Nassim Nicholas Taleb thinks the nation state is fated to disappear over the next couple of decades, to be replaced by "city-states and statelings" that rely on a gold standard and can manage their finances properly. Matt Yglesias is skeptical:

Maybe so. And yet it seems to me that people have been predicting the nation-state’s demise for a long time and it seems like a very robust structure. If anything the trend I see toward greater adherence to a strict interpretation of what a nation-state is supposed to be. Belgium splitting in into two properly “national” states seems much more plausible than Los Angeles emerging as a quasi-sovereign entity.

Yeah, I don't think LA is quite destined for national greatness yet.

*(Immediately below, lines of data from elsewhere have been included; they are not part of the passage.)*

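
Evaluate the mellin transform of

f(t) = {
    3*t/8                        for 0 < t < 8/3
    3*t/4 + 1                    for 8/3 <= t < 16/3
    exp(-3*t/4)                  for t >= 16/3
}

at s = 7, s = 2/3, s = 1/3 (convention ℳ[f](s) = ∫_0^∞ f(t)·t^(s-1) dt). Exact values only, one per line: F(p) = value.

remove the common scale on t first: t/4 on [0, 4); t/2 + 1 on [4, 8); exp(-t/2) on [8, ∞)
remove the common scale on t first: t/2 on [0, 2); t + 1 on [2, 4); exp(-t) on [4, ∞)
the common scale on t comes off first: t on [0, 1); 2*t + 1 on [1, 2); exp(-2*t) on [2, ∞)
along the cuts 8/3, 16/3, ℳ[f](s) splits into 3 integrals
between 0 and 8/3 the integrand is 3*t/8·t^(s-1)
for t in [8/3, 16/3): the term is ∫ (3*t/4 + 1)·t^(s-1)
[16/3, ∞) adds the kernel integral of exp(-3*t/4)

F(7) = 572784640*exp(-4)/2187 + 401342464/5103
F(2/3) = 12**(1/3)*(-21*2**(1/3) + 5*2**(2/3)*uppergamma(2/3, 4) + 78)/15
F(1/3) = 18**(1/3)*(-15*2**(2/3) + 4*2**(1/3)*uppergamma(1/3, 4) + 48)/12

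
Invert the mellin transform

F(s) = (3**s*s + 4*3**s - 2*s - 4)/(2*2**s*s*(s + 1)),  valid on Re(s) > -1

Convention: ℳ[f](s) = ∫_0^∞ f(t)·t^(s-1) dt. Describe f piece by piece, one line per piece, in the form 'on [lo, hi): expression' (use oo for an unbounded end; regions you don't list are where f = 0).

decompose at 1/2; ℳ[f](s) sums the 2 pieces' integrals
∫ over [0, 1/2) of t·t^(s-1) joins the sum
over [1/2, 3/2), the kernel integral of (2 - t) enters the sum

on [0, 1/2): t
on [1/2, 3/2): 2 - t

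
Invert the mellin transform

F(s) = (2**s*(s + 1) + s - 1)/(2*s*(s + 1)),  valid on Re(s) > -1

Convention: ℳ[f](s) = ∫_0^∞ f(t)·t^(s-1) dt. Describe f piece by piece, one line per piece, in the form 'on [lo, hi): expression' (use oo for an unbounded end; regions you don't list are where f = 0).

on [0, 1): t
on [1, 2): 1/2

integrate the 2 segments split at 1, then add the results
the [0, 1) slice contributes ∫ t·t^(s-1) dt
on [1, 2): add ∫ 1/2·t^(s-1) dt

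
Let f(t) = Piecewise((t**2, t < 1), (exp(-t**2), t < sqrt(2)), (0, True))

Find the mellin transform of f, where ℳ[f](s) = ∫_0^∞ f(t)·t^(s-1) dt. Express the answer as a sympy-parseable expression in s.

((s + 2)*uppergamma(s/2, 1) - (s + 2)*uppergamma(s/2, 2) + 2)/(2*(s + 2))
  Re(s) > -2

peel off the power substitution: t on [0, 1); exp(-t) on [1, 2)
slice at 1, transform all 2 pieces, and sum them
[0, 1) adds the kernel integral of t**2
∫ exp(-t**2)·t^(s-1) over [1, sqrt(2))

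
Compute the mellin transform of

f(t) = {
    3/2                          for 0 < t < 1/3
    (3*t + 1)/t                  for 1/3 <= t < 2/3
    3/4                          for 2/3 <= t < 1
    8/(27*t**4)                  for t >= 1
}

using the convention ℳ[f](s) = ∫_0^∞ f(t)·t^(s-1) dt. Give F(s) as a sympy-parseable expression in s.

reversing the shared t-power: 3*t/2 on [0, 1/3); 3*t + 1 on [1/3, 2/3); 3*t/4 on [2/3, 1); …
remove the common scale on t first: t on [0, 1/2); 2*t + 1 on [1/2, 1); t/2 on [1, 3/2); …
treat the 4 regions marked off by 1/3, 2/3, 1 separately and sum
the [0, 1/3) slice contributes ∫ 3/2·t^(s-1) dt
segment 1/3 to 2/3 holds (3*t + 1)/t; add its integral
∫ 3/4·t^(s-1) over [2/3, 1)
∫ over [1, ∞) of 8/(27*t**4)·t^(s-1) joins the sum

(405*2**s*s**2 - 1863*2**s*s + 972*2**s + 49*3**s*s**2 - 373*3**s*s + 324*3**s - 486*s**2 + 2106*s - 648)/(108*3**s*s*(s**2 - 5*s + 4))
  0 < Re(s) < 4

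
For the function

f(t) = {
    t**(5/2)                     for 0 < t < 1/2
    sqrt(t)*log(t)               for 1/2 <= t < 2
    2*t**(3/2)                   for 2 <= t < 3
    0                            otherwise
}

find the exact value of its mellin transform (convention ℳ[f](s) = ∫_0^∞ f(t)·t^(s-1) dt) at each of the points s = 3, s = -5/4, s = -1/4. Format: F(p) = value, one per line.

peel off the shared t-power: t**2 on [0, 1/2); log(t) on [1/2, 2); 2*t on [2, 3)
summing 3 kernel integrals split by 1/2, 2 yields ℳ[f](s)
segment 0 to 1/2 holds t**(5/2); add its integral
segment [1/2, 2) carries sqrt(t)*log(t); integrate it
segment 2 to 3 holds 2*t**(3/2); add its integral

F(3) = sqrt(2)*(-1204015 + 357588*log(2) + 2794176*sqrt(6))/155232
F(-5/4) = 2**(3/4)*(-200*sqrt(2) - log(2**(15*sqrt(2) + 60)) + 89 + 180*6**(1/4))/45
F(-1/4) = 2**(3/4)*(-864*sqrt(2) + log(2**(180 + 180*sqrt(2))) + 216*6**(1/4) + 725)/90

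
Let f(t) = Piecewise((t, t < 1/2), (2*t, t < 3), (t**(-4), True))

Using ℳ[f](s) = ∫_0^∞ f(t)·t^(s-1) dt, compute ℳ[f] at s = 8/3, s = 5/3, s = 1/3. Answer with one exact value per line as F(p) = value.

f breaks at 1/2, 3 into 3 integrals to sum
segment 0 to 1/2 holds t; add its integral
on [1/2, 3): add ∫ 2*t·t^(s-1) dt
for t in [3, ∞): the term is ∫ t**(-4)·t^(s-1)

F(8/3) = 2**(1/3)*(-9 + 3910*6**(2/3))/528
F(5/3) = 2**(1/3)*(-189 + 13640*6**(2/3))/4032
F(1/3) = 2**(2/3)*(-891 + 10700*6**(1/3))/4752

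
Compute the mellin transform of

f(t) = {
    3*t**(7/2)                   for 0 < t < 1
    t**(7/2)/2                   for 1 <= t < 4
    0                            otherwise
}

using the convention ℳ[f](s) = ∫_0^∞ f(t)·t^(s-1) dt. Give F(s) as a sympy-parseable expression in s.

(2**(2*s + 7) + 5)/(2*s + 7)
  Re(s) > -7/2

the 2 pieces separated at 1 each add one integral
segment 0 to 1 holds 3*t**(7/2); add its integral
segment [1, 4) carries t**(7/2)/2; integrate it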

Ditto for the idea that our current recession spells some kind of permanent change in "consumerism" and spending habits. I know this kind of thing sounds cool, but it's really unlikely that even a big global recession is going to fundamentally change either the course of human history or the current state of the art in human nature.

Our problems today may loom large, but they're also quite solvable. True, the solutions involve a fair amount of nonheroic drudgery, and that's not very much fun to write about, but it's a whole lot more likely to improve actual human lives. Noses to the grindstone, folks.